Here are a few more concise stories about the legislation Blum, Young, and King just approved. Renae Merle reported for the Washington Post today,

Big banks, from Goldman Sachs to Bank of America, would face less scrutiny and other large financial institutions, such as insurance giant MetLife, could escape tougher rules all together under the legislation approved along party lines. […]

Democrats and progressive groups, who argue banks need more oversight, not less, are preparing to use the issue to animate supporters still angry that Wall Street banks have not paid a bigger price for the financial crisis. Many have expressed particular concern over a provision that would curtail the powers of the Consumer Financial Protection Bureau, and reduce its independence by having its director report to the president.

In her story on some of the Choice Act’s most significant changes, Victoria Finkle reported for New York Times,

The Consumer Financial Protection Bureau, a core creation of Dodd-Frank, would be significantly overhauled by the bill. The bureau would be restructured as an executive-branch agency with a single director who could be removed at will by the president. Right now, the director — currently Richard Cordray — can be removed only for cause.

The legislation would also strip the agency of its supervisory and examination authority. It would also remove the bureau’s authority to police “unfair, deceptive, or abusive acts and practices.” Under the plan, the agency would lose its oversight of the payday loans market and arbitration agreements — two areas where it has sought reforms. The bureau would be renamed the Consumer Law Enforcement Agency.

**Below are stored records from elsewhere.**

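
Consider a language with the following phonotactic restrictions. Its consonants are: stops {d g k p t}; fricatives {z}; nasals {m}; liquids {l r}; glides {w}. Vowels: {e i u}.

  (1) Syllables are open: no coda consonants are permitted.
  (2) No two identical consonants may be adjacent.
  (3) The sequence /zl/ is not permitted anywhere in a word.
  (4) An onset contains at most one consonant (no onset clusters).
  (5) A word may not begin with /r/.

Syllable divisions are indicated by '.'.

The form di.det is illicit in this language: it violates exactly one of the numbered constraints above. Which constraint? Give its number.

1

di.det: syllable 2 coda /t/ has 1 consonant (> 0).
This is a violation of constraint 1: "Syllables are open: no coda consonants are permitted."
The remaining constraints (2, 3, 4, 5) are satisfied.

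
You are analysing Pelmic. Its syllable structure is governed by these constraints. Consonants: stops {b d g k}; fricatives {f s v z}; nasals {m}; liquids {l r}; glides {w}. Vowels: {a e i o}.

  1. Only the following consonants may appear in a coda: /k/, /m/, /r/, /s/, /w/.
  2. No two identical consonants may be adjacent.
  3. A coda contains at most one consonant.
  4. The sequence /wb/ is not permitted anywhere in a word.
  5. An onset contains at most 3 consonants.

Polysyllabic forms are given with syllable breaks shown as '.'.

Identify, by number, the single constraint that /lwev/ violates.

/lwev/: syllable 1 coda contains /v/, which is not a licensed coda consonant.
This is a violation of constraint 1: "Only the following consonants may appear in a coda: /k/, /m/, /r/, /s/, /w/."
The remaining constraints (2, 3, 4, 5) are satisfied.

1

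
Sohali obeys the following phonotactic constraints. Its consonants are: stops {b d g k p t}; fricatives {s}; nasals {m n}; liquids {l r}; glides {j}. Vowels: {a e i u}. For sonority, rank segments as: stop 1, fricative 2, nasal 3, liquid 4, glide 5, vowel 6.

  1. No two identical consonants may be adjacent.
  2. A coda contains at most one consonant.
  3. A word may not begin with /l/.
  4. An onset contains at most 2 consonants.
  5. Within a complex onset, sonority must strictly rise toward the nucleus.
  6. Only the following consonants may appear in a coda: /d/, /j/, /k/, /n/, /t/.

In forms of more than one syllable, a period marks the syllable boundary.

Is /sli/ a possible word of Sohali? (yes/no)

/sli/ — σ1 onset /sl/ (2→4 rises), coda /∅/ ok → phonotactically legal

yes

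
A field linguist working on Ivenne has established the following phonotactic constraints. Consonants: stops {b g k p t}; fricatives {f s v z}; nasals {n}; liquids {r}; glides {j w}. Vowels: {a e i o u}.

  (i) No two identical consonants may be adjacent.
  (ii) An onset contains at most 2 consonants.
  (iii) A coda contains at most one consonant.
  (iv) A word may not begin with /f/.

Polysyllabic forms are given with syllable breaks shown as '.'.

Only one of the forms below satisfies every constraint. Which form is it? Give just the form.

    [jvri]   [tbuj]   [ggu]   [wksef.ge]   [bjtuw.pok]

[tbuj]

[jvri] — violates constraint (ii): syllable 1 onset /jvr/ has 3 consonants (> 2) → ill-formed
[tbuj] — σ1 onset /tb/ (2C), coda /j/ ok → well-formed
[ggu] — violates constraint (i): adjacent identical consonants /gg/ → ill-formed
[wksef.ge] — violates constraint (ii): syllable 1 onset /wks/ has 3 consonants (> 2) → ill-formed
[bjtuw.pok] — violates constraint (ii): syllable 1 onset /bjt/ has 3 consonants (> 2) → ill-formed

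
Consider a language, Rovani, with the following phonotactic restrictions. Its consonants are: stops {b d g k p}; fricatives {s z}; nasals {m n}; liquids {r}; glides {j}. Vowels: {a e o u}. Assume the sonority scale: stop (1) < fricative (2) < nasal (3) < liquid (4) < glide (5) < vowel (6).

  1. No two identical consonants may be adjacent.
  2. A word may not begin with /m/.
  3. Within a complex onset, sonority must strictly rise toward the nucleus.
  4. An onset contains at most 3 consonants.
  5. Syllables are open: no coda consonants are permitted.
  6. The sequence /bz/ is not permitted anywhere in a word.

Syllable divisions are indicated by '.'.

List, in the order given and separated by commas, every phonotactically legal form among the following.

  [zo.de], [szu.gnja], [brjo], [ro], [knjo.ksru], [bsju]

[zo.de] — σ1 onset /z/, coda /∅/ ok; σ2 onset /d/, coda /∅/ ok → phonotactically legal
[szu.gnja] — violates constraint 3: syllable 1 onset /sz/: /s/ (fricative, 2) → /z/ (fricative, 2) does not rise → phonotactically illegal
[brjo] — σ1 onset /brj/ (1→4→5 rises), coda /∅/ ok → phonotactically legal
[ro] — σ1 onset /r/, coda /∅/ ok → phonotactically legal
[knjo.ksru] — σ1 onset /knj/ (1→3→5 rises), coda /∅/ ok; σ2 onset /ksr/ (1→2→4 rises), coda /∅/ ok → phonotactically legal
[bsju] — σ1 onset /bsj/ (1→2→5 rises), coda /∅/ ok → phonotactically legal

[zo.de], [brjo], [ro], [knjo.ksru], [bsju]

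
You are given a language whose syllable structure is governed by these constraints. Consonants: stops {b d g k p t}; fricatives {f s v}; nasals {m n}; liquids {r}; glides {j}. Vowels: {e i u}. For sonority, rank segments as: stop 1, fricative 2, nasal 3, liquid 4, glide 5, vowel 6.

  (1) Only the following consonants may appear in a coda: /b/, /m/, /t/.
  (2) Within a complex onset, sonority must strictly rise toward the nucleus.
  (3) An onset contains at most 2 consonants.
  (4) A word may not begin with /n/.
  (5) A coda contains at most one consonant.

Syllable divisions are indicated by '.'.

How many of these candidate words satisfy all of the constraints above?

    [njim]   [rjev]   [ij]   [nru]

0

[njim] — violates constraint 4: word begins with /n/ → illicit
[rjev] — violates constraint 1: syllable 1 coda contains /v/, which is not a licensed coda consonant → illicit
[ij] — violates constraint 1: syllable 1 coda contains /j/, which is not a licensed coda consonant → illicit
[nru] — violates constraint 4: word begins with /n/ → illicit
No form is licit → 0.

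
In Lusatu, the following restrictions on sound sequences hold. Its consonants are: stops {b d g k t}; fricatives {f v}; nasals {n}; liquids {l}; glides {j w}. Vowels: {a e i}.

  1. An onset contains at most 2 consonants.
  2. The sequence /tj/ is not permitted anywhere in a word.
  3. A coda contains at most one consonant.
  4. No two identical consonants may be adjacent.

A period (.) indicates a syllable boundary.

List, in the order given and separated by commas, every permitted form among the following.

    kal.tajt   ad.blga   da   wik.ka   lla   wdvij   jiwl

da

kal.tajt — violates constraint 3: syllable 2 coda /jt/ has 2 consonants (> 1) → not permitted
ad.blga — violates constraint 1: syllable 2 onset /blg/ has 3 consonants (> 2) → not permitted
da — σ1 onset /d/, coda /∅/ ok → permitted
wik.ka — violates constraint 4: adjacent identical consonants /kk/ → not permitted
lla — violates constraint 4: adjacent identical consonants /ll/ → not permitted
wdvij — violates constraint 1: syllable 1 onset /wdv/ has 3 consonants (> 2) → not permitted
jiwl — violates constraint 3: syllable 1 coda /wl/ has 2 consonants (> 1) → not permitted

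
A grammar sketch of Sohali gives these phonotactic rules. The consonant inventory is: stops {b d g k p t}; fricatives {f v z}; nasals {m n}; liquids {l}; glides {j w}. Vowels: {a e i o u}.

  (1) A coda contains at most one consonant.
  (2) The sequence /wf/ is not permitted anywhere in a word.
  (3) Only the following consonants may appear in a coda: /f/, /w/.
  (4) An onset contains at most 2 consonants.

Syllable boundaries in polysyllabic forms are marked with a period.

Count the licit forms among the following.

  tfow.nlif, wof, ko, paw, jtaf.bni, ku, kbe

tfow.nlif — σ1 onset /tf/ (2C), coda /w/ ok; σ2 onset /nl/ (2C), coda /f/ ok → licit
wof — σ1 onset /w/, coda /f/ ok → licit
ko — σ1 onset /k/, coda /∅/ ok → licit
paw — σ1 onset /p/, coda /w/ ok → licit
jtaf.bni — σ1 onset /jt/ (2C), coda /f/ ok; σ2 onset /bn/ (2C), coda /∅/ ok → licit
ku — σ1 onset /k/, coda /∅/ ok → licit
kbe — σ1 onset /kb/ (2C), coda /∅/ ok → licit
Licit: tfow.nlif, wof, ko, paw, jtaf.bni, ku, kbe → 7.

7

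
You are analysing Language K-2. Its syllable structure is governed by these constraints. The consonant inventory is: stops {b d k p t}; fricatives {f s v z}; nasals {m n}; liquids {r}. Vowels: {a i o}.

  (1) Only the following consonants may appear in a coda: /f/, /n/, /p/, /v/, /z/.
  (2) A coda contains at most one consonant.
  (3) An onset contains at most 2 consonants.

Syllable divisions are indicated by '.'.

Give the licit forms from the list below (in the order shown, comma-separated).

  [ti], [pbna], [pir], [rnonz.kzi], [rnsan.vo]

[ti]

[ti] — σ1 onset /t/, coda /∅/ ok → licit
[pbna] — violates constraint 3: syllable 1 onset /pbn/ has 3 consonants (> 2) → illicit
[pir] — violates constraint 1: syllable 1 coda contains /r/, which is not a licensed coda consonant → illicit
[rnonz.kzi] — violates constraint 2: syllable 1 coda /nz/ has 2 consonants (> 1) → illicit
[rnsan.vo] — violates constraint 3: syllable 1 onset /rns/ has 3 consonants (> 2) → illicit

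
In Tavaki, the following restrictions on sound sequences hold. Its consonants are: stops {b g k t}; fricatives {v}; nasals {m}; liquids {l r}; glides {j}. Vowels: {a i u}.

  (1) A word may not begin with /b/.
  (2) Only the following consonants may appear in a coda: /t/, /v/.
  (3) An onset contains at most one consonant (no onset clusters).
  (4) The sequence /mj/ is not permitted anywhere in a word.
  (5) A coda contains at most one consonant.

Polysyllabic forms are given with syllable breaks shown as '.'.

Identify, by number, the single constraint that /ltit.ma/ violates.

/ltit.ma/: syllable 1 onset /lt/ has 2 consonants (> 1).
This is a violation of constraint 3: "An onset contains at most one consonant (no onset clusters)."
The remaining constraints (1, 2, 4, 5) are satisfied.

3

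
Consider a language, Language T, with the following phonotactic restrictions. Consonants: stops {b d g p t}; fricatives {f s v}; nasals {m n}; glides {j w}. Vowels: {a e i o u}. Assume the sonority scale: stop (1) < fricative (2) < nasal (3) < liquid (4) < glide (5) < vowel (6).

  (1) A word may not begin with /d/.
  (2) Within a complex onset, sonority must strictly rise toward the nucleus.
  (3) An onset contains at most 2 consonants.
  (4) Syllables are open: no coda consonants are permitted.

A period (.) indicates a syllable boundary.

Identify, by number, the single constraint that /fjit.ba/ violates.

4

/fjit.ba/: syllable 1 coda /t/ has 1 consonant (> 0).
This is a violation of constraint 4: "Syllables are open: no coda consonants are permitted."
The remaining constraints (1, 2, 3) are satisfied.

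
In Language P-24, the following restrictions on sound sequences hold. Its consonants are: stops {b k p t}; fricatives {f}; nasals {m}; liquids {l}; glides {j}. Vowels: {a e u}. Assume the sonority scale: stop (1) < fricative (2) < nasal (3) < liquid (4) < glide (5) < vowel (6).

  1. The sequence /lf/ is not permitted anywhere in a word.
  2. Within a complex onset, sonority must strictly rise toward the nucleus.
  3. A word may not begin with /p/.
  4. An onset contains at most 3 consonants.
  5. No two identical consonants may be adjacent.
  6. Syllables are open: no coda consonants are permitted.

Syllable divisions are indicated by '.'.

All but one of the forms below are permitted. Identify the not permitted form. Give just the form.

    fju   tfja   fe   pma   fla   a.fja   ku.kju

pma

fju — σ1 onset /fj/ (2→5 rises), coda /∅/ ok → permitted
tfja — σ1 onset /tfj/ (1→2→5 rises), coda /∅/ ok → permitted
fe — σ1 onset /f/, coda /∅/ ok → permitted
pma — violates constraint 3: word begins with /p/ → not permitted
fla — σ1 onset /fl/ (2→4 rises), coda /∅/ ok → permitted
a.fja — σ1 onset /∅/, coda /∅/ ok; σ2 onset /fj/ (2→5 rises), coda /∅/ ok → permitted
ku.kju — σ1 onset /k/, coda /∅/ ok; σ2 onset /kj/ (1→5 rises), coda /∅/ ok → permitted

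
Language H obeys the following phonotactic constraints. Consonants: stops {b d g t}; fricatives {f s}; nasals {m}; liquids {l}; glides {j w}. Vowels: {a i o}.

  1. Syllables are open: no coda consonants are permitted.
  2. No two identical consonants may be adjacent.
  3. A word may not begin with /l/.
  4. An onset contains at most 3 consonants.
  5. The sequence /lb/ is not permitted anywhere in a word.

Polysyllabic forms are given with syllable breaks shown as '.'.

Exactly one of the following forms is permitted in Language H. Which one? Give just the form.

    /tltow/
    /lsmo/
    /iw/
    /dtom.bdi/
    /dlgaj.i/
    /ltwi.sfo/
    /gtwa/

/gtwa/

/tltow/ — violates constraint 1: syllable 1 coda /w/ has 1 consonant (> 0) → not permitted
/lsmo/ — violates constraint 3: word begins with /l/ → not permitted
/iw/ — violates constraint 1: syllable 1 coda /w/ has 1 consonant (> 0) → not permitted
/dtom.bdi/ — violates constraint 1: syllable 1 coda /m/ has 1 consonant (> 0) → not permitted
/dlgaj.i/ — violates constraint 1: syllable 1 coda /j/ has 1 consonant (> 0) → not permitted
/ltwi.sfo/ — violates constraint 3: word begins with /l/ → not permitted
/gtwa/ — σ1 onset /gtw/ (3C), coda /∅/ ok → permitted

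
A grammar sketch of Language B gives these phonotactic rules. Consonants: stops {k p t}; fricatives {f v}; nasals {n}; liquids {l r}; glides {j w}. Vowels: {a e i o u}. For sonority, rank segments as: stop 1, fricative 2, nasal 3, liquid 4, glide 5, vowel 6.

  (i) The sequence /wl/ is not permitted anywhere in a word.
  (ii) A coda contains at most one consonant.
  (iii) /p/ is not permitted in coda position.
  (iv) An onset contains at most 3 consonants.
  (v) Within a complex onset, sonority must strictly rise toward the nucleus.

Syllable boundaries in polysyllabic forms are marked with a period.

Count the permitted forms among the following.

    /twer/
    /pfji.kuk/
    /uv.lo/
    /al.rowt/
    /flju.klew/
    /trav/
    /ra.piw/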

More from Alan Rappeport’s New York Times story,

The Choice Act would exempt some financial institutions that meet capital and liquidity requirements from many of Dodd-Frank’s restrictions that limit risk taking. It would also replace Dodd-Frank’s method of dealing with large and failing financial institutions, known as the orderly liquidation authority — which critics say reinforces the idea that some banks are too big to fail — with a new bankruptcy code provision.

Gillian B. White provided more details in a piece for The Atlantic last month:

The Act would do away with Title IV of Dodd-Frank, which gives the Financial Stability Oversight Council (FSOC) the ability to designate financial organizations as systemically important and impose more rules and regulations on them. The Act would also call for the dissolution of FSOC, repeal the portion of the law responsible for the Volcker Rule (which a major bank just got caught breaking for the first time), and kill the fiduciary rule once and for all. The bill would allow big banks to skip out on a slew of oversight they’re subject to now if they agree to hold high levels of capital. It would fundamentally change the role and scope of the Consumer Financial Protection Bureau, removing its authority to act upon practices it deems “unfair, deceptive, or abusive acts,” and making it subject to Congressional oversight—which would leave it vulnerable to being completely defunded in the future.

Most people haven’t heard of the “fiduciary rule.” It sounds less like big, bad, government red tape when you learn it’s a Labor Department regulation that “requires financial planners to put the interest of their clients before their own.”

Republicans are unlikely to find 60 votes to get this bill through the Senate in its current form, but some who follow the issue closely believe pieces of the Choice Act could clear the upper chamber.

Blum, Young, and King should explain why they voted, among other things:

• for more potential bailouts of “too big to fail” financial institutions;

• against letting an agency police “unfair, deceptive, or abusive acts and practices” in consumer lending;

• for repealing restrictions on subprime mortgages;

• against oversight for payday lending, which traps thousands of Iowans in cycles of debt;

• for making the country’s top consumer protection official beholden to the president;

• against forcing financial planners to put their clients first.

At this writing, I have not seen any public comment from the Iowans in Congress on today’s vote. I will update this post as needed.